El modelo de Mercadona (y de otras grandes empresas de distribución) está basado en poner a “El Jefe” como la diana de todo el trabajo y el esfuerzo de la empresa, de una manera casi obsesiva. “El Jefe” no es el presidente de la empresa, sino el cliente, cualquier cliente. Mercadona utiliza sistemas muy refinados y bien experimentados de “coinnovación” en que los deseos y aspiraciones del cliente se traducen en mejoras continuas de la oferta que se le hace de productos. Se utiliza un símil curioso, convertir a un feo monstruo (el cliente reticente, exigente, veleta y caprichoso) en una bella princesa (si alguien ve un micromachismo aquí, que lo diga), es decir, en un cliente fiel, satisfecho, contento y sobre todo dispuesto a pagar un buen dinero por los productos que le ofrecen.

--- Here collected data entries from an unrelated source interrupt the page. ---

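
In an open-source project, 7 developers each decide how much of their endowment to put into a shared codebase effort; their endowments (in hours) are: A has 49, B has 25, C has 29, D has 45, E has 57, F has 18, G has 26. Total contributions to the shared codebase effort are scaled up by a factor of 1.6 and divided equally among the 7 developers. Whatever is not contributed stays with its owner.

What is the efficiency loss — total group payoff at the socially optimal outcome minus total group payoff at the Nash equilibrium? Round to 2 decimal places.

149.40 hours

The private return per contributed unit is 1.6/7 = 0.2286 < 1 for every player regardless of endowment, so the Nash equilibrium is zero contribution and the group total is Σ E_j = 49 + 25 + 29 + 45 + 57 + 18 + 26 = 249.
Each contributed unit returns 1.600 to the group, so the social optimum is full contribution by everyone: group total = 1.600 × 249 = 398.40.
Efficiency loss = (1.600 − 1) × 249 = 149.40.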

La manera de conseguir a un “Jefe” así de positivo y entregado es un buen trato exquisito y por supuesto la innovación, una búsqueda sistemática y sin fin de productos que superen en atractivo a los ya existentes. La innovación puede ir en muchas direcciones. Por ejemplo, pintar el local de otro color, sustituir las bolsas de pan de plástico por bolsas de papel reciclado, vender comida extraordinariamente saludable, ofrecer productos de agricultura ecológica, comercio justo o de proximidad, colocar etiquetas semáforo, dar clases de cocina sostenible, etc. Pero la verdad es que da la sensación de que gran parte del esfuerzo innovador de las grandes empresas fabricantes y distribuidoras de alimentación se dirige a seducir nuestras papilas gustativas con alimentos cuidadosamente formulados que no podemos dejar de comprar.
Tenemos un buen ejemplo en la estantería de los yogures. Se trata de un caso de evolución como la que originó la gran variedad de dinosaurios jurásicos a partir de una oscura rama reptiliana cien o doscientos millones de años atrás. A partir del sano yogur natural, leche fermentada y envasada, se ha creado una impresionante variedad de productos con toda clase de sabores, colores y texturas. El mercado online de Día ofrece 163 variedades, desde los Hero Baby yogurines multifruta pouch 80 o el Danone Oikos yogur griego con piña y coco. Con las galletas, cereales de desayuno, platos preparados, fiambres, helados, etc, etc, pasa algo parecido.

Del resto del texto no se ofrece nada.